Najpierw mieszkały tu bernardynki, potem jezuici. Dziś, po wielu latach, świątyni w centrum Lublina przywracane są świetność i dawny blask.
W 1617 r. chorąży z Witowic ofiarował dom i plac w Lublinie na klasztor dla sióstr bernardynek. Wybudował także drewniany kościółek, a potem, w 1618 r., sprowadził zakonnice z Krakowa. W 2018 r. mija 400 lat od momentu ich przybycia i 360 lat od konsekracji kościoła murowanego. Trzy lata temu miejsce przy Królewskiej 9 opuścili jezuici, którzy zarządzali nim przez 95 lat. Aktualnie na terenie świątyni i w obiektach przyległych trwa remont, realizowany w ramach dużego projektu archidiecezji lubelskiej „Pomniki historii duże i małe. Bogactwo i różnorodność dziedzictwa kulturowego Lubelszczyzny – ochrona i udostępnienie wybranych obiektów sakralnych Lublina i Kazimierza Dolnego”. – Jesteśmy już po renowacji granitowej posadzki, wykonane jest także ogrzewanie podłogowe – wyjaśnia ks. Bogusław Suszyło, rektor kościoła św. Piotra Apostoła w Lublinie. – Teraz trwa konserwacja nawy głównej. Stoją tam rusztowania. Ołtarz jest czyszczony, wróci jego dawny malachitowy kolor. Także figury poszły do czyszczenia i złocenia. Oprócz tego rozebrano i poddano konserwacji ambonkę, by uzupełnić ubytki i odgrzybić pewne miejsca – wylicza ks. Bogusław.
Tajemnicze krypty
Głównym obiektem remontów jest oczywiście sam kościół, jednak, jak zaznacza Urszula Korona, architekt pracujący przy projekcie, by przyciągnąć do tego wyjątkowego miejsca zwiedzających, postanowiono przygotować również ekspozycje, które ukazałyby jego historię.

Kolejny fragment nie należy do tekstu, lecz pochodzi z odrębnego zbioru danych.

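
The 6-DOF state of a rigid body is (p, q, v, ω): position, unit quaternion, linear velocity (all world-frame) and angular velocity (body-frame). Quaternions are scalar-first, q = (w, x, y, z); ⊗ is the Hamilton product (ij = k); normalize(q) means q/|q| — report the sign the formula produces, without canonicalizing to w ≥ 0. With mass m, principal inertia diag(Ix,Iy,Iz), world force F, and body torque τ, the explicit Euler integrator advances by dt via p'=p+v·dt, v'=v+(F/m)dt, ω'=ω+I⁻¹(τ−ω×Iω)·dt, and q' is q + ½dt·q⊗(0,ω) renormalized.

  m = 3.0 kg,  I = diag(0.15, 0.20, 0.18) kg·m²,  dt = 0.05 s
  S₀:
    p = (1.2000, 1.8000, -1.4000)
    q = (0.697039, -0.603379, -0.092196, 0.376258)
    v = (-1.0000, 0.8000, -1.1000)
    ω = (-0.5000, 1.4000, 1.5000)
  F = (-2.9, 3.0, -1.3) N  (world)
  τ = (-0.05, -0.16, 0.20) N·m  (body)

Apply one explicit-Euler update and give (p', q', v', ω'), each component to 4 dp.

p' = (1.1500, 1.8400, -1.4550)
q' = (0.6777, -0.6278, -0.0498, 0.3796)
v' = (-1.0483, 0.8500, -1.1217)
ω' = (-0.5027, 1.3544, 1.5653)

linear accel F/m = (-0.9667, 1.0000, -0.4333)
p + v·dt = (1.1500, 1.8400, -1.4550)
v + (F/m)dt = (-1.0483, 0.8500, -1.1217)
ω×(Iω) gyroscopic = (-0.0420, 0.0225, -0.0350)
α = I⁻¹(τ − ω×Iω) = (-0.0533, -0.9125, 1.3056)
ω + α·dt = (-0.5027, 1.3544, 1.5653)
2q̇ = q⊗(0,ω) = (-0.7370021, -1.0135747, 1.6927941, 0.1547299)
q + ½dt·q⊗(0,ω), renormalized = (0.6777, -0.6278, -0.0498, 0.3796)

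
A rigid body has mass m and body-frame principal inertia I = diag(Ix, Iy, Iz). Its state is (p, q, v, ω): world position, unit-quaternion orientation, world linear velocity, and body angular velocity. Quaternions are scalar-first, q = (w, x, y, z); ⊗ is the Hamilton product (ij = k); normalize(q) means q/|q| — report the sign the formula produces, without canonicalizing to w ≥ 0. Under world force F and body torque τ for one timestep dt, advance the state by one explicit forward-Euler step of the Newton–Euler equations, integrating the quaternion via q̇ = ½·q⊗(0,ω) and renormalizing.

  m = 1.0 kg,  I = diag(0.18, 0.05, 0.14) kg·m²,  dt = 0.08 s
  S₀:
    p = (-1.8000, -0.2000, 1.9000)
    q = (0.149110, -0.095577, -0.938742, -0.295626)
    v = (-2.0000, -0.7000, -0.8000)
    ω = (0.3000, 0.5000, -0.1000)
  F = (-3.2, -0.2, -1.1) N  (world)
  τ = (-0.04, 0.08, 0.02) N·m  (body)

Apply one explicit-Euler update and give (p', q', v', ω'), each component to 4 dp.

p' = (-1.9600, -0.2560, 1.8360)
q' = (0.1678, -0.0841, -0.9394, -0.2868)
v' = (-2.2560, -0.7160, -0.8880)
ω' = (0.2842, 0.6299, -0.0774)

a = (-3.2000, -0.2000, -1.1000)
p + v·dt = (-1.9600, -0.2560, 1.8360)
new velocity v' = (-2.2560, -0.7160, -0.8880)
gyro term ω×Iω = (-0.0045, -0.0012, -0.0195)
(τ − ω×Iω)/I = (-0.1972, 1.6240, 0.2821)
new body rate ω' = (0.2842, 0.6299, -0.0774)
Hamilton product q⊗(0,ω) = (0.4684815, 0.2864202, -0.0236905, 0.2189231)
q + ½dt·q⊗(0,ω), renormalized = (0.1678, -0.0841, -0.9394, -0.2868)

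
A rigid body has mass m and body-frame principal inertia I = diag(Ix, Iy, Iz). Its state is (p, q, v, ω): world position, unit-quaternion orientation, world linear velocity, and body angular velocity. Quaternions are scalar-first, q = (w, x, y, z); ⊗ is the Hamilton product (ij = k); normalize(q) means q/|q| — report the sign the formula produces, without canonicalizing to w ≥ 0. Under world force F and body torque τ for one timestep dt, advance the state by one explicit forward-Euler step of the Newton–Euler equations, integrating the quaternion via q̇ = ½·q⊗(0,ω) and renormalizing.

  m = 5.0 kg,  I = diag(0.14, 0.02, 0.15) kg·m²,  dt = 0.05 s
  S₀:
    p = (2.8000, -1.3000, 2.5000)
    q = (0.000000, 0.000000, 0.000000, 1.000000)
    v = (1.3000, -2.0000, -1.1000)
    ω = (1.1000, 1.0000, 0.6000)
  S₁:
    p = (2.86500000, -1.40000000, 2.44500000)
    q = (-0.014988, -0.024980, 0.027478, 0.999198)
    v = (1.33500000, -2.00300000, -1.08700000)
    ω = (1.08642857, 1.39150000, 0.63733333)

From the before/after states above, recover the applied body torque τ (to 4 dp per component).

Δω = ω₁−ω₀ = (-0.01357143, 0.39150000, 0.03733333)
τ = I·(Δω/dt) + ω₀×(Iω₀) = (0.0400, 0.1500, -0.0200)

τ = (0.0400, 0.1500, -0.0200)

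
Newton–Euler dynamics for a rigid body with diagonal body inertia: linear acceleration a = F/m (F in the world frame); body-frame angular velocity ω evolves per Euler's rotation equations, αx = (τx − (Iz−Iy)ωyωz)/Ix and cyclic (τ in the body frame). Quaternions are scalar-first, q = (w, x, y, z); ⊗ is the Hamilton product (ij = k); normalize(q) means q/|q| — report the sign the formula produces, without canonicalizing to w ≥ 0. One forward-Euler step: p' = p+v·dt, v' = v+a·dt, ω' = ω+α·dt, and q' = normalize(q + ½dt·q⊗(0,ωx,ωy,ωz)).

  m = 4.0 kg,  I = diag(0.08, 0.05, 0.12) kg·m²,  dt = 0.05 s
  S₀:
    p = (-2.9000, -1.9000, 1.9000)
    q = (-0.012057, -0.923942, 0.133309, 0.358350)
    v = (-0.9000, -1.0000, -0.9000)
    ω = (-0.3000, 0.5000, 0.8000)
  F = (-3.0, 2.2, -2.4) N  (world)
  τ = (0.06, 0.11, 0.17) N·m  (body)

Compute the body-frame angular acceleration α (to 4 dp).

precession coupling ω×(Iω) = (0.0280, 0.0096, 0.0045)
α = I⁻¹(τ − ω×Iω) = (0.4000, 2.0080, 1.3792)

α = (0.4000, 2.0080, 1.3792)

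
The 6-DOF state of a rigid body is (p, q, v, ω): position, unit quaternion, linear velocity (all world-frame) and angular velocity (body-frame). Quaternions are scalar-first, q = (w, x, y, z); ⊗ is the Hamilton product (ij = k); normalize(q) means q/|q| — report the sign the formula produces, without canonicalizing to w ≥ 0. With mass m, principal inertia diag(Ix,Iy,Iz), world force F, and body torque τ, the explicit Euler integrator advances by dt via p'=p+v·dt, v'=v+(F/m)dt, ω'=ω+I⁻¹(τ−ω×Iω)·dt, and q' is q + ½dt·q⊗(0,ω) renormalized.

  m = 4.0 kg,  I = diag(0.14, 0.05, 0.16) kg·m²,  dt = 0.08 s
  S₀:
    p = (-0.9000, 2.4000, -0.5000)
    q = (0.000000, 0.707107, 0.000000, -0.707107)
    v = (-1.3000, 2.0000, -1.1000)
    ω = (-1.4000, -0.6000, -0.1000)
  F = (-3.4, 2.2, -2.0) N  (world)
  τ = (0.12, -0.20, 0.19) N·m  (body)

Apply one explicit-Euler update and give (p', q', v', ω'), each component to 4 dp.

(τ − ω×Iω)/I = (0.8100, -3.9440, 1.6600)
ω' = ω + α·dt = (-1.3352, -0.9155, 0.0328)
2q̇ = q⊗(0,ω) = (0.9192391, -0.4242642, 1.0606605, -0.4242642)
updated quaternion q' = (0.0367, 0.6889, 0.0423, -0.7227)
a = F/m = (-0.8500, 0.5500, -0.5000)
p' = p + v·dt = (-1.0040, 2.5600, -0.5880)
v + (F/m)dt = (-1.3680, 2.0440, -1.1400)

p' = (-1.0040, 2.5600, -0.5880)
q' = (0.0367, 0.6889, 0.0423, -0.7227)
v' = (-1.3680, 2.0440, -1.1400)
ω' = (-1.3352, -0.9155, 0.0328)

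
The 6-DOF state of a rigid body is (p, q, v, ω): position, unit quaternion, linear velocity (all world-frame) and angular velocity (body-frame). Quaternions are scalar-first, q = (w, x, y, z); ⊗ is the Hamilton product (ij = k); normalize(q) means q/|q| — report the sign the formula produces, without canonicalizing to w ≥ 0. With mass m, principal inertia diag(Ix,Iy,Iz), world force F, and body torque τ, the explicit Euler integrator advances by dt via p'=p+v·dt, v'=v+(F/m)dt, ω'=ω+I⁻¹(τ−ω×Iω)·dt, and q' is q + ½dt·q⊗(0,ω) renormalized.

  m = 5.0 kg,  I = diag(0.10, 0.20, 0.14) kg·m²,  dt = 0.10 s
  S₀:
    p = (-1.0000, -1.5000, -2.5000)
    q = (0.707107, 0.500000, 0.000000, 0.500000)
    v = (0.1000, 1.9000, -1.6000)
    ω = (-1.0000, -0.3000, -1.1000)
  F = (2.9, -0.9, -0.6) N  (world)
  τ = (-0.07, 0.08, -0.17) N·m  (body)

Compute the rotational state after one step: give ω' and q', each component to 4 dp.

α = I⁻¹(τ − ω×Iω) = (-0.5020, 0.6200, -1.4286)
new body rate ω' = (-1.0502, -0.2380, -1.2429)
q⊗(0,ω) = (1.0500000, -0.5571070, -0.1621321, -0.9278177)
updated quaternion q' = (0.7574, 0.4708, -0.0081, 0.4523)

ω' = (-1.0502, -0.2380, -1.2429)
q' = (0.7574, 0.4708, -0.0081, 0.4523)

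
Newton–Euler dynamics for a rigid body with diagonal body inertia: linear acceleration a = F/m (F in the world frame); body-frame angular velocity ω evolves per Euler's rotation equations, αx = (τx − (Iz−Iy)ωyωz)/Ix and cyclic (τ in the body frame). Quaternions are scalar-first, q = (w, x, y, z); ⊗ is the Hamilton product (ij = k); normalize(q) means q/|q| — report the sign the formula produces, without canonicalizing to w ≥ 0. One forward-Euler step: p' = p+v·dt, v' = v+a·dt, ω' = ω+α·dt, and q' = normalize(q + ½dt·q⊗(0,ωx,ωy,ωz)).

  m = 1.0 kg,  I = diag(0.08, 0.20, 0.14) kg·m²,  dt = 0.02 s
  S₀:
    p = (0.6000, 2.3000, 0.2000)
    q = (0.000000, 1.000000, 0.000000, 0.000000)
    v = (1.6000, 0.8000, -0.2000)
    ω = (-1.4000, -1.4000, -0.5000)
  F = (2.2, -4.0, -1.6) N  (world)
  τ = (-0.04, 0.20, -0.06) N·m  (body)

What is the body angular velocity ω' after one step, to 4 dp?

ω×(Iω) gyroscopic = (-0.0420, -0.0420, 0.2352)
(τ − ω×Iω)/I = (0.0250, 1.2100, -2.1086)
new body rate ω' = (-1.3995, -1.3758, -0.5422)

ω' = (-1.3995, -1.3758, -0.5422)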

– Zależy nam, by pokazać, że ten kościół to nie tylko lata 70. i 80., choć ten czas był bardzo ważny – zaznacza rektor świątyni. – Udostępnione zostaną więc do zwiedzania także podziemia. Do tej pory w zawsze wilgotnych kryptach w okresie wielkanocnym budowany był grób Pański. Tam też swoje miejsce pochówku miały panny bernardynki. Teraz ich szczątki zostały przeniesione poziom niżej i zamurowane. – Chcemy w tym miejscu przygotować niewielką ekspozycję, która pokazywałaby pierwsze gospodynie tego obiektu – wyjaśnia Urszula Korona. – Zamierzamy przygotować film pokazujący nieliczne zdjęcia sprzed zburzenia klasztoru. Wyświetlimy go na pobielonej ścianie. W pomieszczeniu nie będzie ogrzewania, by widz mógł poczuć klimat tamtej epoki – wylicza pani architekt.
Pamiątki Solidarności
W obrębie kościoła powstaną także inne prezentacje. – W sąsiadującej z kryptami piwnicy, wybudowanej już w XX w., chcemy przygotować wystawę poświęconą opozycji komunistycznej w Polsce – informuje ks. Bogusław. – To będzie jednak tylko mała zajawka tego, co zwiedzający będą mogli obejrzeć w pomieszczeniach na strychu – dodaje Urszula Korona. – Na dole chcemy zrobić ścianę – mur z napisami w stylu „Precz z komuną”, natomiast na górze będą ekspozycje poświęcone działaniom Solidarności. – Bo przecież to właśnie w tym kościele gromadzili się ludzie na Mszach za ojczyznę, to tu podnoszone były wszelkie ruchy wolnościowe – dodaje ks. Bogusław. W sali, która stanie się swoistego rodzaju muzeum, będzie można zobaczyć drobne emblematy i znaczki solidarnościowe, a także w wersji elektronicznej wszelkie zachowane dokumenty. Do oglądania za szybą przygotowane zostaną także solidarnościowe sztandary.
Droga Drogi
Jedna sala będzie poświęcona Drodze Neokatechumenalnej. – To przecież właśnie z tego kościoła wyszła Droga na całą Polskę, a potem na wschód – podkreśla ks. Suszyło. – Tutaj też ks. Franciszek Blachnicki wprowadzał w życie pierwsze reformy posoborowe – dodaje. W specjalnym piwnicznym pomieszczeniu zostanie przygotowane tzw. katechumenium, czyli miejsce, w którym gromadzą się członkowie ruchu na liturgię. – Znajdą się tu także trzy ekspozycje związane z historią neokatechumenatu na świecie i w Polsce – wyjaśnia U. Korona. Zakończenie remontów zaplanowano mniej więcej na za rok. Jednak wcześniej w kościele sprawowane będą Msze św. – Chciałbym już dziś wszystkich zaprosić na Triduum Paschalne z udziałem Chóru Trzech Dni – mówi rektor kościoła św. Piotra.